For the sake of this example, we’ll say that instance size was, in fact, the bottleneck for the online magazine. The IT operations team knows that they want to increase the size of their instances, they just don’t know by how much. With BlazeMeter the team can easily update the EC2 instances and run a few additional iterations of JMeter tests, enabling them to quickly make better decisions regarding instance size as well as auto scale configuration parameters.
Downsize and Optimize Costs
Next, they turn to their Cloudyn account to get some professional recommendations that help identify the best options to optimize their system. Cloudyn’s tools show CPU and memory metrics along with recommended actions in terms of resizing instances. As illustrated in the screen below, Cloudyn’s recommendations aren’t limited to just sizing up or down within a single family, they also take newer families and instance generations into consideration.
So, now that we've looked at our performance and the ability to upsize with BlazeMeter, we want to make sure that we're covering all of our bases in terms of budget allocation. Therefore, the first area that we're going to look at, with Cloudyn, is proper RDS and EC2 instance sizing. To do that, we'll turn to our sizing recommendations, which essentially analyze CPU, memory metrics, and I/O.
To complement that, Cloudyn also looks at the situation from a cost perspective. Once the necessary next steps are understood on the operational performance level, they make sure those things also make sense financially. In our case, Cloudyn was able to find the magazine a different family with more CPU and memory for less money. Once things stabilized, in terms of usage, Cloudyn was able to see how many particular instances were used, as well as if their usage warranted switching from on-demand pricing to reserved.

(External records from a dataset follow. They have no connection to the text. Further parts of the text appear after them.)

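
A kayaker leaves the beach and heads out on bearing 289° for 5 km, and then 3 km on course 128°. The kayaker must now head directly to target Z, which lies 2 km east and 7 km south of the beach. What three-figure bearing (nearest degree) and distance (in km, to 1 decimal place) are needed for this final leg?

Leg 1 (289°, 5 km): east 5 sin 289° = -4.73, north 5 cos 289° = 1.63
Leg 2 (128°, 3 km): east 3 sin 128° = 2.36, north 3 cos 128° = -1.85
Current position: (-2.36, -0.22). Target: (2, -7). Remaining: Δeast = 4.36, Δnorth = -6.78.
Bearing = atan2(4.36, -6.78) mod 360° = 147.24°; distance = √((4.36)² + (-6.78)²) = 8.064 km.

147°, 8.1 km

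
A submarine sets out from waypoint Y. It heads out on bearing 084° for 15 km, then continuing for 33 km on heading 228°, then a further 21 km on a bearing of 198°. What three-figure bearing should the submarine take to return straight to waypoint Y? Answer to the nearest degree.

Leg 1 (084°, 15 km): east 15 sin 84° = 14.92, north 15 cos 84° = 1.57
Leg 2 (228°, 33 km): east 33 sin 228° = -24.52, north 33 cos 228° = -22.08
Leg 3 (198°, 21 km): east 21 sin 198° = -6.49, north 21 cos 198° = -19.97
Net displacement: -16.10 east, -40.49 north. Direction back to start is (16.10, 40.49): bearing = atan2(16.10, 40.49) mod 360° = 21.68° ≈ 022°.

022°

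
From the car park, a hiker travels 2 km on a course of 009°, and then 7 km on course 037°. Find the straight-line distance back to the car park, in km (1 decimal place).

Leg 1 (009°, 2 km): east 2 sin 9° = 0.31, north 2 cos 9° = 1.98
Leg 2 (037°, 7 km): east 7 sin 37° = 4.21, north 7 cos 37° = 5.59
Net: 4.53 east, 7.57 north. Distance = √((4.53)² + (7.57)²) = 8.816 km.

8.8 km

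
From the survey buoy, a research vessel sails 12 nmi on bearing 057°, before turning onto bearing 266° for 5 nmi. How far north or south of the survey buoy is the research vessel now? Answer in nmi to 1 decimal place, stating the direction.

6.2 nmi north

Leg 1 (057°, 12 nmi): east 12 sin 57° = 10.06, north 12 cos 57° = 6.54
Leg 2 (266°, 5 nmi): east 5 sin 266° = -4.99, north 5 cos 266° = -0.35
Net north component: 6.19 nmi.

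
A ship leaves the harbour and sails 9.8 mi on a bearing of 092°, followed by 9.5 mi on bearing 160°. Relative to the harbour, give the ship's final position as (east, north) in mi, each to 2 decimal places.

Leg 1 (092°, 9.8 mi): east 9.8 sin 92° = 9.79, north 9.8 cos 92° = -0.34
Leg 2 (160°, 9.5 mi): east 9.5 sin 160° = 3.25, north 9.5 cos 160° = -8.93
Summing: 13.04 mi east, -9.27 mi north → (13.04, -9.27).

(13.04, -9.27)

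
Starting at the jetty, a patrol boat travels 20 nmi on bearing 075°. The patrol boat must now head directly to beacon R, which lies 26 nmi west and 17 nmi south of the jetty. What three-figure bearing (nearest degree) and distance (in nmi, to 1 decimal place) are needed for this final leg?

Leg 1 (075°, 20 nmi): east 20 sin 75° = 19.32, north 20 cos 75° = 5.18
Current position: (19.32, 5.18). Target: (-26, -17). Remaining: Δeast = -45.32, Δnorth = -22.18.
Bearing = atan2(-45.32, -22.18) mod 360° = 243.93°; distance = √((-45.32)² + (-22.18)²) = 50.454 nmi.

244°, 50.5 nmi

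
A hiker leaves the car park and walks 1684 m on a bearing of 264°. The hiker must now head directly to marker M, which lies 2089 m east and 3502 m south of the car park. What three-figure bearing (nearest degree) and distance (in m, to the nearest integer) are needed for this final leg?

Leg 1 (264°, 1684 m): east 1684 sin 264° = -1674.77, north 1684 cos 264° = -176.03
Current position: (-1674.77, -176.03). Target: (2089, -3502). Remaining: Δeast = 3763.77, Δnorth = -3325.97.
Bearing = atan2(3763.77, -3325.97) mod 360° = 131.47°; distance = √((3763.77)² + (-3325.97)²) = 5022.759 m.

131°, 5023 m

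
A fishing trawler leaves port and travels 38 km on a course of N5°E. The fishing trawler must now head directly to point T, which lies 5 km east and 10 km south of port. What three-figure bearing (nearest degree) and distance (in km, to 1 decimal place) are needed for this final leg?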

This can be a very tricky area, because figuring out the aggregate usage across multiple instances is not a simple task. Figuring out if an instance has 50% usage over the course of a year and whether that translates into 3 or 6 months of consecutive usage, is no simple matter. However, Cloudyn provides the tools to do just that, identifying when, where, and what types of reservations should be bought.
Due to the flexible nature of the cloud, online services can easily support high demand and maintain a great user experience. However, it is critical to be able to control the capacity changes in this highly dynamic environment, while maintaining an optimized environment in order to avoid capacity bottlenecks or over provisioning.